Top Ten Things Future Teachers Need to Know:
1. You will cry over you students. Not every day, or even very often, but it will happen. Sometimes it will be in your car in the long journey home because after a whole day of begging them to listen to you and staying up all night to work on lesson plans, they spend the day ignoring you. Sometimes it will be a quick tear after a student with a bad home life comes in with eyes full of tears because all they want to do is play music and they can not afford to get their instrument fixed. More often than not, they will be tears of laughter over a kid using profanity or saying something insane and you're relaying the story to your mother. But tears are a part of the territory.
2. Students want to learn, but they also want to play Flappy Bird. And you can't blame them, you also want to play Flappy Bird, but you (unlike them) recognize the importance of class time. And it is easy to say "We must be more interesting in Flappy Bird! We must engage the students!", but actually doing this require more effort than you think. Flappy Bird is pretty interesting.
3. It does not matter that you were in high school only 4 years ago, you sooooo do not understand how important prom is or how awful it was when another girl was jealous of your boyfriend and tries to fight you in the halls. You get a lot of eye rolls.
4. It completely matters that you were in high school only 4 years ago. What do you know? You can't possibly have learned that much in 4 years, and you look like maybe you could even still be in high school. So they do not need to listen to you, because it is basically like a peer teaching the class.
5. Elementary school was a strange time in our lives we do not seem to remember. Especially kindergarten. Do not over analyze kindergarten, for your brains will melt. In kindergarten, it does not matter that they beg to listen to Frozen and so you reward them with a song, they will cry. They will cry because their classmates are not listening to them sing, or that was not the song they wanted to hear, or it was the song they wanted to hear but they also want to hear all of the others, or you did not tell them they had the prettiest singing voice. They will cry more often than you anticipate, and often without warning. It's disarming to go from laughing together and having a great time singing music to sobbing uncontrollably for no known reason. Why, Kindergarteners? Why?
6. 3rd graders just want to be anywhere but in 3rd grade. And can you blame them? They are not cute like the kindergarteners, so no one fawns over them; they're not in 5th grade, so no one is giving them speeches on their bright future and unity. So what is the point? They're the red headed step-children of elementary grades, and they know it. You have to take extra time to make sure you do not leave them out.
7. Middle School: still not sure what is going on their. They may be the red-headed step children of the world. They are awkward and full of dramatic plot-lines. I just want to document one school day, translate it to Spanish, and create a best-selling novela. They just want to be loved, and they will wring it out of you like a sponge.

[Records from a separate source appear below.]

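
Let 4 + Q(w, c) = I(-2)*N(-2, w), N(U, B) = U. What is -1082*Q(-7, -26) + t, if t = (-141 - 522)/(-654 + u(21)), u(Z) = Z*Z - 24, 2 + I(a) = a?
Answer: -341691/79 ≈ -4325.2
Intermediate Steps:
I(a) = -2 + a
u(Z) = -24 + Z² (u(Z) = Z² - 24 = -24 + Z²)
Q(w, c) = 4 (Q(w, c) = -4 + (-2 - 2)*(-2) = -4 - 4*(-2) = -4 + 8 = 4)
t = 221/79 (t = (-141 - 522)/(-654 + (-24 + 21²)) = -663/(-654 + (-24 + 441)) = -663/(-654 + 417) = -663/(-237) = -663*(-1/237) = 221/79 ≈ 2.7975)
-1082*Q(-7, -26) + t = -1082*4 + 221/79 = -4328 + 221/79 = -341691/79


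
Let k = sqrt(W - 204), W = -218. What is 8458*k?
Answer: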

8. You have to know what to do if time runs short. And I do not mean have a back-up list that you can reach into like a memory piggy bank. I mean like your lessons should exceed the amount of time you have, especially if it is your first year teaching. Because there is nothing more terrifying than running short on your lesson in a kindergarten class, because THE SECOND you stop talking their minds are somewhere else. So you can not hesitate, you can not even say "Let's see here..." You have to just jump in to a new activity. I HAVE A THEORY THEY CAN SMELL FEAR.
9. Packing a lunch is a hassle. You never think about it the night before. You think about band and what you need to work on and conducting, and then you think of games and keeping kids interested. And by the time you think about lunch, you're laying in bed almost asleep. And then you tell yourself you will get up on time in the morning and you will have time to make a lunch. And then in the morning you keep hitting snooze and then your lunch is a box of crackers and a banana.
10. You will become a bag lady. You will begin with a medium size tote bag. What a glorious bag it is! It hold your laptop, your lesson plans, your papers, the worksheets for class. What joy! But then you begin to add things, scores, ukuleles, books. Suddenly you need another bag, and then another. You have a lunch bag, a bag for books, a bag or instruments and things, and the bags just keep on coming.
Ultimately, this crazy journey will be the best thing that ever happened to you, and you will have some great stories to share. Just remember that some days are bad, but the good days make them worth it. The smile a student gives you when you share a good day, or when they finally understand what you have been working on; the laughter of those crazy elementary schoolers; getting to be the person who introduces Aladdin to a new generation, these things keep you going. You just keep moving forward.